Dr Elizabeth Deans is the Assistant Director of the Centre for the Study of Classical Architecture (CSCA) based at Downing College where she is also a Bye-Fellow. Elizabeth is a historian specialising in architecture, drawings, and prints and of post-Restoration England and the architecture of Christopher Wren . She is especially interested in practices and processes found in book and object culture, administration, and sites of production, such as offices and building sites, from the late-sixteenth through the eighteenth centuries in Britain, France, and Early America. Her research explores the materiality of thinking and making in and about architectural space. Elizabeth has published on architectural drawings and the formation of practical knowledge in offices, on building sites, through travel networks and diplomatic channels.
Elizabeth’s first monograph, Wren’s Architects: A Material History of Practice in England, c. 1660-1730 (forthcoming), examines the Office of the Works under the surveyorship of Sir Christopher Wren. The book examines Sir Christopher Wren as a mentor to two clerks–Nicholas Hawksmoor and William Dickinson–whom he bred up into architects. It is both a history of the practice in England and an intellectual history of architecture, social mobility, and state formation. Her future book projects include Nicholas Hawksmoor and the English Gothic Church and a volume on the educational capacity of the building site in seventeenth-century Europe, Architecture in Rising.
Elizabeth is open to supervising topics related to the history of architecture, drawings and prints, material culture and decorative arts in Europe and Early America, from c. 1550-1850.
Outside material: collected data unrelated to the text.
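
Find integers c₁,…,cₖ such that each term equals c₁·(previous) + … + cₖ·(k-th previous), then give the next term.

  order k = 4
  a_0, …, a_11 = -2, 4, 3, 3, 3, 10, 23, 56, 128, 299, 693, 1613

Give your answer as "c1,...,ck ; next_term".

  a_4 = 2·3 + 1·3 + -1·4 + 1·-2 = 3
  a_5 = 2·3 + 1·3 + -1·3 + 1·4 = 10
  a_6 = 2·10 + 1·3 + -1·3 + 1·3 = 23
  a_7 = 2·23 + 1·10 + -1·3 + 1·3 = 56
  a_8 = 2·56 + 1·23 + -1·10 + 1·3 = 128
  a_9 = 2·128 + 1·56 + -1·23 + 1·10 = 299
  a_10 = 2·299 + 1·128 + -1·56 + 1·23 = 693
  a_11 = 2·693 + 1·299 + -1·128 + 1·56 = 1613
  a_12 = 2·1613 + 1·693 + -1·299 + 1·128 = 3748

2,1,-1,1 ; 3748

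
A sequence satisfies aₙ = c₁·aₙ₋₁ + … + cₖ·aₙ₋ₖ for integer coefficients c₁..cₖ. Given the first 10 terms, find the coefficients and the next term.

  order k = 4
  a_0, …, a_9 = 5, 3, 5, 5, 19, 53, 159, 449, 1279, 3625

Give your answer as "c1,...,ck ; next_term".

  a_4 = 3·5 + 0·5 + -2·3 + 2·5 = 19
  a_5 = 3·19 + 0·5 + -2·5 + 2·3 = 53
  a_6 = 3·53 + 0·19 + -2·5 + 2·5 = 159
  a_7 = 3·159 + 0·53 + -2·19 + 2·5 = 449
  a_8 = 3·449 + 0·159 + -2·53 + 2·19 = 1279
  a_9 = 3·1279 + 0·449 + -2·159 + 2·53 = 3625
  a_10 = 3·3625 + 0·1279 + -2·449 + 2·159 = 10295

3,0,-2,2 ; 10295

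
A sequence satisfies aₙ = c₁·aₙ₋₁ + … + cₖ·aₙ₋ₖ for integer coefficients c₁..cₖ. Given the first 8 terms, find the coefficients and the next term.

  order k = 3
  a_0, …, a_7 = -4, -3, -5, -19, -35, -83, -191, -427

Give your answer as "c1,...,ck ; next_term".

1,2,2 ; -975

  a_3 = 1·-5 + 2·-3 + 2·-4 = -19
  a_4 = 1·-19 + 2·-5 + 2·-3 = -35
  a_5 = 1·-35 + 2·-19 + 2·-5 = -83
  a_6 = 1·-83 + 2·-35 + 2·-19 = -191
  a_7 = 1·-191 + 2·-83 + 2·-35 = -427
  a_8 = 1·-427 + 2·-191 + 2·-83 = -975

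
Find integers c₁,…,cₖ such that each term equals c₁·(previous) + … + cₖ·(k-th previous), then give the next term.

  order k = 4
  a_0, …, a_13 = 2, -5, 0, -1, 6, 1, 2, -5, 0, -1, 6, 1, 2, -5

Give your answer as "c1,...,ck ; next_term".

  a_4 = 1·-1 + 0·0 + -1·-5 + 1·2 = 6
  a_5 = 1·6 + 0·-1 + -1·0 + 1·-5 = 1
  a_6 = 1·1 + 0·6 + -1·-1 + 1·0 = 2
  a_7 = 1·2 + 0·1 + -1·6 + 1·-1 = -5
  a_8 = 1·-5 + 0·2 + -1·1 + 1·6 = 0
  a_9 = 1·0 + 0·-5 + -1·2 + 1·1 = -1
  a_10 = 1·-1 + 0·0 + -1·-5 + 1·2 = 6
  a_11 = 1·6 + 0·-1 + -1·0 + 1·-5 = 1
  a_12 = 1·1 + 0·6 + -1·-1 + 1·0 = 2
  a_13 = 1·2 + 0·1 + -1·6 + 1·-1 = -5
  a_14 = 1·-5 + 0·2 + -1·1 + 1·6 = 0

1,0,-1,1 ; 0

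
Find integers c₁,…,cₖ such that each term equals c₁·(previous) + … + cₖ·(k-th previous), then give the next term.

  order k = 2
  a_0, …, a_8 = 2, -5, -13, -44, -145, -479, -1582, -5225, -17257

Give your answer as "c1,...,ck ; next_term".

3,1 ; -56996

  a_2 = 3·-5 + 1·2 = -13
  a_3 = 3·-13 + 1·-5 = -44
  a_4 = 3·-44 + 1·-13 = -145
  a_5 = 3·-145 + 1·-44 = -479
  a_6 = 3·-479 + 1·-145 = -1582
  a_7 = 3·-1582 + 1·-479 = -5225
  a_8 = 3·-5225 + 1·-1582 = -17257
  a_9 = 3·-17257 + 1·-5225 = -56996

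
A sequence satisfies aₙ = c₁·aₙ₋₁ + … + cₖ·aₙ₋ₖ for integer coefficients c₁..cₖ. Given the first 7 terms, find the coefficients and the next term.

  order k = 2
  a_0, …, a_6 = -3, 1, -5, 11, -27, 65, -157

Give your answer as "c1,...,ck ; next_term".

  a_2 = -2·1 + 1·-3 = -5
  a_3 = -2·-5 + 1·1 = 11
  a_4 = -2·11 + 1·-5 = -27
  a_5 = -2·-27 + 1·11 = 65
  a_6 = -2·65 + 1·-27 = -157
  a_7 = -2·-157 + 1·65 = 379

-2,1 ; 379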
Elizabeth has held fellowships at the Bodleian Library, University of Oxford, and the Smithsonian Institution, and her research has been funded by the Society of Architectural Historians of Great Britain (SAHGB), the Paul Mellon Centre for Studies in British Art (PMC), the Society of Architectural Historians (SAH), The Bibliographical Society, The Georgian Group, the British Society for Eighteenth-Century Studies, the Ax:son Johnson Foundation, and other funding bodies.